Problems remain, Akers said, but according to the federal government's definition of "proficient," Mobile County students mostly hit the mark on math and reading.
Akers said Madison County leaders shouldn't think Mobile County's school improvement strategy will improve Madison County's schools.
Indeed, while many families once fled Mobile County schools for Baldwin County, Akers said, schools in Madison County are rapidly growing. School leaders here must accommodate more and more students while state money shrinks because of the recession.
"This is not about replicating what happened in Mobile," Akers said. "I just know some of the processes that will help get you there. It will have to be a Huntsville undertaking."

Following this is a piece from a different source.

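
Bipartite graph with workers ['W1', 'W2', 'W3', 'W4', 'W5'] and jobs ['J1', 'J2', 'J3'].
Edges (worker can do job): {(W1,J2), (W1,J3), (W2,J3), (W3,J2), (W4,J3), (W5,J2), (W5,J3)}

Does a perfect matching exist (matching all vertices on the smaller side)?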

McLain agrees. "We're trying to emulate the process," he said. "We're dramatically different (from Mobile County)."
First comes fundraising. The Schools Foundation must raise $285,000 to do the work required in Yes We Can program, including setting up hundreds of small group community meetings and generating strategic plans customized for each school system.
The community conversations begin in April and may last for more than a year. McLain said the conversations are vital to the effort.
"(People) do care about education, but the process has not been set up to make them comfortable, make them feel a part (of the process) and make them feel inspired," he said at the Monday meeting.
After the conversations, local leaders and the public will create strategic plans designed for each school system.
While "Yes We Can" was a theme for President Barack Obama's campaign in 2008, the "Yes We Can" movement here is not affiliated with a political group. To avoid polarizing potential donors, McLain said local leaders may label the movement "community engagement" or something else.
"If (Yes We Can) is going to give somebody an excuse not to support public education ... ," McLain said, "then I think it's dangerous to our efforts."